The author, Joe Shute, has spent years unpicking Britain's long-standing love affair with the weather. He has pored over the literature, art and music our weather systems have inspired and trawled through centuries of established folklore to discover the curious customs and rituals we have created in response to the seasons. But in recent years Shute has discovered a curious thing: the British seasons are changing far faster and far more profoundly than we realise. Daffodils in December, frogspawn in November and summers so hot wildfires rampage across the northern moors.

Shute has travelled all over Britain discovering how our seasons are warping, causing havoc with nature and affecting all our lives. He has trudged through the severe devastation caused by increasingly frequent flooding and visited the Northamptonshire village once dependent on hard frosts for its slate quarrying industry now forced to invest in industrial freezers due to our ever-warming winters.
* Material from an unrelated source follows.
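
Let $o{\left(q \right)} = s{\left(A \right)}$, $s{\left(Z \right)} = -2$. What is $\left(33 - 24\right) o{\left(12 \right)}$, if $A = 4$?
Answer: $-18$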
Even the very language we use to describe the weather, he has discovered, is changing in the modern age.

This book aims to bridge the void between our cultural expectation of the seasons and what they are actually doing. To follow the march of the seasons up and down the country and document how their changing patterns affect the natural world and all of our lives. And to discover what happens to centuries of folklore, identity and memory when the very thing they subsist on is changing for good.

* Forecast is published in hardback (£16.99) by Bloomsbury Wildlife.